Again, the provision wasn’t in the House bill.
The House bill, though, would have amended Florida’s Medicaid statutes to prevent payment to any “prohibited entity” in federal law, such as abortion providers like Planned Parenthood, for one year.
The Senate bill didn’t contain that change.
The House and Senate bills were similar on some fronts, though, including requiring older SNAP recipients to enroll in mandatory education and training programs to keep their food benefits. Both bills would have required people between the ages of 59 and 64 to take education and training courses as long as they don’t have have a child under 14 at home. Florida already has education and training requirements for SNAP beneficiaries but they don’t apply to people aged 59 and older who have children under 18 at home.
Similar to placing work requirements on low-income adults for Medicaid, the proposed changes for SNAP embraced by the House and Senate would have gone beyond what the new federal law requires.
“While we’re glad to see this session end without adding an extra burden to low-income Floridians’ access to health care, there’s obviously a lot of work to be done on educating lawmakers and the public about the long-term, harmful impacts of HR 1 for years to come,” Florida Voices for Health Executive Director Scott Darius said in a written statement.
And both bills would have required the Department of Children and Families to lower the SNAP payment error rate to 6% and devise a plan to keep it there. The House bill would have required the state to hit the 6% mark by the end of March. The Senate bill didn’t set a deadline.
Error rates include under- and overpayments. Florida’s error rate in 2024 was more than 15%, the majority of which were categorized as overpayments.
Unless lowered, Florida will be required to contribute to 15% of the costs of the food benefit, or an estimated $1 billion, in 2027.
The Senate bill would have required DCF to include pictures of the SNAP beneficiaries on the electric benefit transfer (EBT) cards they use to purchase food.

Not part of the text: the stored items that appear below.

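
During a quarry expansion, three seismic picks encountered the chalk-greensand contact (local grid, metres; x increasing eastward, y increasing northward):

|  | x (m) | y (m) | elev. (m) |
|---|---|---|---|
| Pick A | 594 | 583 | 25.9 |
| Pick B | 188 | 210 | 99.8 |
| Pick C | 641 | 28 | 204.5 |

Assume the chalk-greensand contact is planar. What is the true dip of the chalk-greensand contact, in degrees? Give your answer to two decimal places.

18.27°

Two edge vectors: Pick A→Pick B = (-406, -373, 73.9), Pick A→Pick C = (47, -555, 178.6).
Normal n = (Pick A→Pick B) × (Pick A→Pick C) = (-25603.3, 75984.9, 242861).
So ∂z/∂x = −n_x/n_z = 0.10542 and ∂z/∂y = −n_y/n_z = −0.31287.
Gradient magnitude |∇z| = √(a² + b²) = √(0.01111 + 0.09789) = 0.33016.
True dip = arctan(0.33016) = 18.27°, dipping toward NNW (azimuth ≈ 341°).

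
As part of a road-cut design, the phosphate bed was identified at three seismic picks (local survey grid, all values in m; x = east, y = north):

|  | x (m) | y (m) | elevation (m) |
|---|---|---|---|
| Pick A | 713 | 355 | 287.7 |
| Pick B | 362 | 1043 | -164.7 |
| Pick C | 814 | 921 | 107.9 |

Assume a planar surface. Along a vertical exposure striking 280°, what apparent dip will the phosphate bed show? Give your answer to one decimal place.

29.1°

Two edge vectors: Pick A→Pick B = (-351, 688, -452.4), Pick A→Pick C = (101, 566, -179.8).
Normal n = (Pick A→Pick B) × (Pick A→Pick C) = (132356, -108802.2, -268154).
So ∂z/∂x = −n_x/n_z = 0.49358 and ∂z/∂y = −n_y/n_z = −0.40575.
Unit vector along 280° is (sin 280°, cos 280°) = (-0.9848, 0.1736).
Slope in that direction = a·(-0.9848) + b·(0.1736) = −0.55654.
Apparent dip = arctan|0.55654| = 29.1° (true dip is 32.6°, so apparent ≤ true as expected).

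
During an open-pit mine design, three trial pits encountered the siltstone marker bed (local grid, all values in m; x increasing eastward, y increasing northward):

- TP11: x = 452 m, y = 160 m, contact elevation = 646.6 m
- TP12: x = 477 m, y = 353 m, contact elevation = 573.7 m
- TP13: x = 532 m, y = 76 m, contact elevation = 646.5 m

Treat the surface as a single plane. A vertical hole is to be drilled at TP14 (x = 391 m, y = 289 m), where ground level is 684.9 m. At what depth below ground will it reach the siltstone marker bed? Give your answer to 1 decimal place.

Two edge vectors: TP11→TP12 = (25, 193, -72.9), TP11→TP13 = (80, -84, -0.1).
Normal n = (TP11→TP12) × (TP11→TP13) = (-6142.9, -5829.5, -17540).
So ∂z/∂x = −n_x/n_z = −0.35022 and ∂z/∂y = −n_y/n_z = −0.33235.
Intercept c from TP11: 646.6 + 158.30 + 53.18 = 858.08.
At (391, 289): z_contact = −136.94 − 96.05 + 858.08 = 625.09 m.
Depth below ground = 684.9 − 625.09 = 59.8 m.

59.8 m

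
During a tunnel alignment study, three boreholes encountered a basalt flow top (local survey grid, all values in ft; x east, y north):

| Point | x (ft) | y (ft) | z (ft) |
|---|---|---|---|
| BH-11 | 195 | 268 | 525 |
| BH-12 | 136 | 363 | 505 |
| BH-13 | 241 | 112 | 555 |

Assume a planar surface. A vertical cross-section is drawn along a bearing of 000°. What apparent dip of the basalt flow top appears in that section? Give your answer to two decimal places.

9.97°

Two edge vectors: BH-11→BH-12 = (-59, 95, -20), BH-11→BH-13 = (46, -156, 30).
Normal n = (BH-11→BH-12) × (BH-11→BH-13) = (-270, 850, 4834).
So ∂z/∂x = −n_x/n_z = 0.05585 and ∂z/∂y = −n_y/n_z = −0.17584.
Unit vector along 000° is (sin 0°, cos 0°) = (0.0000, 1.0000).
Slope in that direction = a·(0.0000) + b·(1.0000) = −0.17584.
Apparent dip = arctan|0.17584| = 9.97° (true dip is 10.5°, so apparent ≤ true as expected).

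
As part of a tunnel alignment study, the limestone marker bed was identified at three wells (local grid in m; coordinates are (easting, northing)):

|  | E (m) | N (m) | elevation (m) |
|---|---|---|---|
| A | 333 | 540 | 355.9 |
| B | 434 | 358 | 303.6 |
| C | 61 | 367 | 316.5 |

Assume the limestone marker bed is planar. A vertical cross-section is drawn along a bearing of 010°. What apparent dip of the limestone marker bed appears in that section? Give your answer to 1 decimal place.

14.7°

Let the plane be z = a·E + b·N + c.
B−A: 101a − 182b = −52.3;  C−A: −272a − 173b = −39.4.
Solving gives a = −0.02803, b = 0.27181.
Unit vector along 010° is (sin 10°, cos 10°) = (0.1736, 0.9848).
Slope in that direction = a·(0.1736) + b·(0.9848) = 0.26281.
Apparent dip = arctan|0.26281| = 14.7° (true dip is 15.3°, so apparent ≤ true as expected).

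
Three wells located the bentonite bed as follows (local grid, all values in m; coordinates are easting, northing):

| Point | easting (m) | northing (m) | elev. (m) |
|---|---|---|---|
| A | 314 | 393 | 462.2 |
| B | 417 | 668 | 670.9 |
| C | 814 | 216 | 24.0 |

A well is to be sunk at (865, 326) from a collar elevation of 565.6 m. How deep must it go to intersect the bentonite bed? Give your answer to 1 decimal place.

463.4 m

Let the plane be z = a·easting + b·northing + c.
B−A: 103a + 275b = 208.7;  C−A: 500a − 177b = −438.2.
Solving gives a = −0.53660, b = 0.95989.
Then c = 462.2 − a·314 − b·393 = 253.46.
At (865, 326): z_contact = −464.16 + 312.92 + 253.46 = 102.22 m.
Depth below ground = 565.6 − 102.22 = 463.4 m.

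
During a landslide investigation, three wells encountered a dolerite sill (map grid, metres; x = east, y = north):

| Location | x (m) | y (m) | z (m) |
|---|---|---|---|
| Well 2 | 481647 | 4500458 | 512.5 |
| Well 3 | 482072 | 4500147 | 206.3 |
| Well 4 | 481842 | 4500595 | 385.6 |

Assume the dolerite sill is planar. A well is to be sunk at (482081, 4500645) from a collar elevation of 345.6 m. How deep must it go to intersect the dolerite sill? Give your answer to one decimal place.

121.3 m

Let the plane be z = a·x + b·y + c.
Well 3−Well 2: 425a − 311b = −306.2;  Well 4−Well 2: 195a + 137b = −126.9.
Solving gives a = −0.684910406, b = 0.048595104.
Then c = 512.5 − a·481647 − b·4500458 = 111697.32.
At (482081, 4500645): z_contact = −330182.29 + 218709.31 + 111697.32 = 224.34 m.
Depth below ground = 345.6 − 224.34 = 121.3 m.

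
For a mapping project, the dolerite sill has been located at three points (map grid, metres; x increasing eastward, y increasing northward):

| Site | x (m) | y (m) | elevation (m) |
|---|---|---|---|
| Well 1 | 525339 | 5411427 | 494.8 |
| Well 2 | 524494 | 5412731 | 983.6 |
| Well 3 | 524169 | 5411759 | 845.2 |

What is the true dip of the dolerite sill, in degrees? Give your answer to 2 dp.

Let the plane be z = a·x + b·y + c.
Well 2−Well 1: −845a + 1304b = 488.8;  Well 3−Well 1: −1170a + 332b = 350.4.
Solving gives a = −0.23663, b = 0.22151.
Gradient magnitude |∇z| = √(a² + b²) = √(0.05599 + 0.04907) = 0.32413.
True dip = arctan(0.32413) = 17.96°, dipping toward SE (azimuth ≈ 133°).

17.96°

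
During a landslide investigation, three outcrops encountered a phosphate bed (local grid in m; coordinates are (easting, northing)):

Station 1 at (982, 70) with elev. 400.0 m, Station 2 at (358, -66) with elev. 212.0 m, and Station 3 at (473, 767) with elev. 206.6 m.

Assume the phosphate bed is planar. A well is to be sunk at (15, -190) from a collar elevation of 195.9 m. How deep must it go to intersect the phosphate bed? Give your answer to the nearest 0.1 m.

84.8 m

Let the plane be z = a·E + b·N + c.
Station 2−Station 1: −624a − 136b = −188;  Station 3−Station 1: −509a + 697b = −193.4.
Solving gives a = 0.31209, b = −0.04957.
Then c = 400 − a·982 − b·70 = 97.00.
At (15, -190): z_contact = 4.68 + 9.42 + 97.00 = 111.10 m.
Depth below ground = 195.9 − 111.10 = 84.8 m.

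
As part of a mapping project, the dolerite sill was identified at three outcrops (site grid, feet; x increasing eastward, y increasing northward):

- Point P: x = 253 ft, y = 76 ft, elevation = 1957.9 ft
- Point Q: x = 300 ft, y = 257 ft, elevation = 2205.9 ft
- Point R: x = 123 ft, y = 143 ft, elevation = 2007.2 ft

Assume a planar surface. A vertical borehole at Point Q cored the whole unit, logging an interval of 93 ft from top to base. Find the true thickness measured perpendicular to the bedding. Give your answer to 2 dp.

Let the plane be z = a·x + b·y + c.
Point Q−Point P: 47a + 181b = 248;  Point R−Point P: −130a + 67b = 49.3.
Solving gives a = 0.28834, b = 1.29529.
|∇z| = √(a²+b²) = 1.32700, so dip δ = arctan(1.32700) = 53.00°.
True thickness = vertical thickness × cos δ = 93 × cos 53.00° = 55.97 ft.

55.97 ft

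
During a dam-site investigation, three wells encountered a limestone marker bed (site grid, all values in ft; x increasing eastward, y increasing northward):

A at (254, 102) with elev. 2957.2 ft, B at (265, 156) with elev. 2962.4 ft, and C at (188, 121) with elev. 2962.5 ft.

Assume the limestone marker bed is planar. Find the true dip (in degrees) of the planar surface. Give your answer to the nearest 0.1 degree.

6.7°

Two edge vectors: A→B = (11, 54, 5.2), A→C = (-66, 19, 5.3).
Normal n = (A→B) × (A→C) = (187.4, -401.5, 3773).
So ∂z/∂x = −n_x/n_z = −0.04967 and ∂z/∂y = −n_y/n_z = 0.10641.
Gradient magnitude |∇z| = √(a² + b²) = √(0.00247 + 0.01132) = 0.11743.
True dip = arctan(0.11743) = 6.7°, dipping toward SSE (azimuth ≈ 155°).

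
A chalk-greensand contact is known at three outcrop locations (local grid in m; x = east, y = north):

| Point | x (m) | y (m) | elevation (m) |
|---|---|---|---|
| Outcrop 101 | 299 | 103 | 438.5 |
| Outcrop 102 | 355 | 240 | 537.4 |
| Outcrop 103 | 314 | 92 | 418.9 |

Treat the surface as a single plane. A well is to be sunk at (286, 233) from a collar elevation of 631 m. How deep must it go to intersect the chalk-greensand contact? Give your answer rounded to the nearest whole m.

Two edge vectors: Outcrop 101→Outcrop 102 = (56, 137, 98.9), Outcrop 101→Outcrop 103 = (15, -11, -19.6).
Normal n = (Outcrop 101→Outcrop 102) × (Outcrop 101→Outcrop 103) = (-1597.3, 2581.1, -2671).
So ∂z/∂x = −n_x/n_z = −0.59802 and ∂z/∂y = −n_y/n_z = 0.96634.
Intercept c from Outcrop 101: 438.5 + 178.81 − 99.53 = 517.77.
At (286, 233): z_contact = −171.0 + 225.2 + 517.77 = 571.9 m.
Depth below ground = 631 − 571.9 = 59 m.

59 m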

The House bill didn’t have that language.
“You know, we got a billion dollars at risk because we’ve screwed up EBT and the SNAP system up so bad,” Gaetz said.
Because the Legislature couldn’t reach an agreement on the one, must-pass bill of the session, the budget, or General Appropriations Act, members will have to return to Tallahassee in a special session before the end of June. When asked whether the Medicaid bills will resurface then, Gaetz seemed doubtful.
“It’s always dangerous, I think, to try to do policy in the budget process. It’s cleaner to do policy and then do a budget that serves the policy,” Gaetz said.